Monitoring, reporting and verification: towards a take-two?
While the MRV scheme in itself brings costs for shipping companies, it is only the first step towards the implementation of a market-based-measure (MBM) entailing a far greater burden (see COM (2013/479)). A MBM uses economic policy instruments such as taxes and market entry conditions to provide incentives for private actors to behave in a certain way, in this case, to reduce their carbon emissions. While the EU is yet to decide on what form this MBM should take, one likely option is an expansion of its Emissions Trading Scheme (ETS), the EU’s ‘cornerstone’ strategy for reaching its Kyoto targets. This cap-and-trade scheme allots a set amount of carbon credits to individual operators in particular sectors. When operators emit more than their allotted carbon quota, they must buy additional credits from competitors with a surplus. This encourages operators to improve their energy efficiency as a step towards an improved ‘low carbon economy’. The MRV serves as a prerequisite for such a scheme, providing the data with which the Union can determine companies’ reduction targets.

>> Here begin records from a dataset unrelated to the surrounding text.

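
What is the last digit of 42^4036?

Last digits of 2^n: 2, 4, 8, 6 (period 4).
4036 mod 4 = 0, so the last digit matches 2^4 = 6.

6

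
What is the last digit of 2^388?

Powers of 2 mod 10 repeat with period 4: 2, 4, 8, 6.
388 leaves remainder 0 on division by 4, so 2^388 ends in 6.

6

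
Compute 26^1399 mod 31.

Square-and-reduce mod 31: 26^1≡26, 26^2≡25, 26^4≡5, 26^8≡25, 26^16≡5, 26^32≡25, 26^64≡5, 26^128≡25, 26^256≡5, 26^512≡25, 26^1024≡5.
1399 = 1 + 2 + 4 + 16 + 32 + 64 + 256 + 1024, so 26^1399 ≡ 26·25·5·5·25·5·5·5 ≡ 26 (mod 31).

26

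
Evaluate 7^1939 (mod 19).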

The EU’s previous attempt at such an expansion was aimed at the aviation sector. In 2012, it implemented Aviation Directive 2008/101/EC, requiring airline operators to surrender carbon credits for the entire duration of their flight, including routes to and from EU aerodromes. This was done to increase the effectiveness of the Directive, and to create a ‘level playing field’ for EU operators. However the move gave rise to international controversy and resulted in the ATAA Case before the Court of Justice of the EU (CJEU), with several states claiming that the measure was extraterritorial and as such illegal. In that case, the Court found that the fact that the airplanes were physically present on EU territory gave the EU ‘unlimited jurisdiction’ over those planes at that time, and that therefore the EU was competent to require the surrendering of carbon credits. Predictably, the claimants were far from happy with this ruling, and intense political push-back forced the EU to ‘temporarily’ limit the implementation of the Aviation Directive to intra EEA flights. The official compromise was that this implementation ‘pause’ would allow time for further multilateral negotiations within the International Civil Aviation Organisation (ICAO). However, the stop-the-clock decision did not require a binding agreement to be reached by the ICAO, only that it would ‘negotiate’. This was two steps backwards for the Union, as the slow pace of the ICAO negotiations had formed the original impetus for the EU initiative.

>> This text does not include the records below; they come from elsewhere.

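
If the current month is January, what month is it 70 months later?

70 − 5·12 = 10, so 70 ≡ 10 (mod 12).
January + 10 months → November.

November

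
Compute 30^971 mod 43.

By repeated squaring mod 43: 30^1≡30, 30^2≡40, 30^4≡9, 30^8≡38, 30^16≡25, 30^32≡23, 30^64≡13, 30^128≡40, 30^256≡9, 30^512≡38.
971 = 1 + 2 + 8 + 64 + 128 + 256 + 512, so 30^971 ≡ 30·40·38·13·40·9·38 ≡ 12 (mod 43).

12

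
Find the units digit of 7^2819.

Last digits of 7^n: 7, 9, 3, 1 (period 4).
2819 mod 4 = 3, so the last digit matches 7^3 = 3.

3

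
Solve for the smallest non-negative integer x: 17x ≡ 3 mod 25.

17⁻¹ ≡ 3 (mod 25) because 17·3 = 51 = 2·25 + 1.
So x ≡ 3·3 = 9 ≡ 9 (mod 25).
Check: 17·9 = 153 = 6·25 + 3.

9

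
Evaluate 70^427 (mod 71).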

Turning to the maritime sector we see a similar story. Negotiations within the International Maritime Organisation (IMO) have been slow to deliver, although much lip-service has been paid to the tightening of the MARPOL regulations on ship energy efficiency (EEDI & SEEMP). Still, for the EU this has not been enough, as ‘the international discussions have yet to bring agreement on global […] instruments that would cut GHG emissions from the international maritime transport sector as a whole, including existing ships’. Indeed, the EU has not been shy in its move towards a unilateral MRV scheme, holding several consultation rounds and including the shipping industry in discussions on policy design and scope.
On 1 July 2015, the MRV entered into force, requiring ships heavier than 5000 gross tons (GT) to monitor CO2 emissions for the duration of their voyage as of 2018. Again, the EU has included the sensitive requirement to include voyages from the last port of call outside the EU to the first port of call in an EU Member State and vice-versa. Companies will be required to submit a verified ‘monitoring plan’ to the Commission by the end of 2017, in which they specify how they plan to meet the monitoring requirements in the Regulation. Some have expressed the concern that the EU’s requirements will lead to the ‘unhelpful complication’ of any global MRV that the IMO hopes to produce. Still, as remains the case with the aviation sector, the pace of the IMO negotiations suggests that this is more a concern for the long-run.
Implications
The MRV has been met with ‘disappointment but not surprise’ from the shipping industry, that sees the EU initiative as an ‘unhelpful’ pre-emption of ongoing negotiations within the IMO. Already in 2013, the International Chamber of Shipping published a brief advocating against an EU MRV. Some heavyweight companies also warn of a ‘danger’ that the MRV will be seen by other states as an ‘attempt to present them with a fait accompli’, limiting room for an international agreement and increasing resistance to the Regulation’s planned implementation.
In responding to the shipping industry’s criticisms, it is useful to address the conflicting interests underlying the EU’s unilateral move. On the one hand, shipping companies rightly argue that just because the Union has the economic power, does not mean it should be able to dictate the design and timing of an emission reduction scheme. In this sense, waiting for the multilateral process is a more democratic route, allowing all participating states to contribute to the form of the monitoring scheme, as well as any market-based measure to follow. Furthermore, a global MRV would have a broader scope, rendering it more effective. On the other hand, one may ask what the costs of the MRV actually are for the shipping industry. The technology and data needed for the reporting are in fact already present on board most ships, meaning that the additional costs are low, lying largely in the administrative verification and reporting procedures. Furthermore, as the IMO is already negotiating a global monitoring system, it is only a matter of time before companies will need to make these costs anyway. Shipping companies should not lean on the structural weaknesses of the international system to postpone their responsibility in sharing the costs of climate change.
While the unilateral nature of the EU’s measure is in itself a cause of tension, its territorial scope also presents pressing legal questions. Can the EU effectively place requirements on the conduct of companies carried out outside of its jurisdiction? For its part, in dealing with the tricky Aviation Directive in the ATAA case, the CJEU simply ‘bent’ the traditional approach to fit the problem at hand. The Court held that the Directive automatically fell within the EU’s ‘unlimited jurisdiction’ because the planes were present in EU aerodromes. Thus we can cautiously assume it would do the same thing for any claim regarding the maritime MRV or (yet to be decided) market-based-measure. However, the various criticisms of the ATAA case suggest that other international tribunals may not follow the CJEU’s line of reasoning.
Ultimately, it was the political resistance that foiled the EU’s previous attempt at carbon regulation. This leads us to the dissatisfying conclusion that both in the aviation and maritime sectors, we are forced to wait until all the key global players have reached some kind of agreement. One can only hope that this time, more are willing to play along.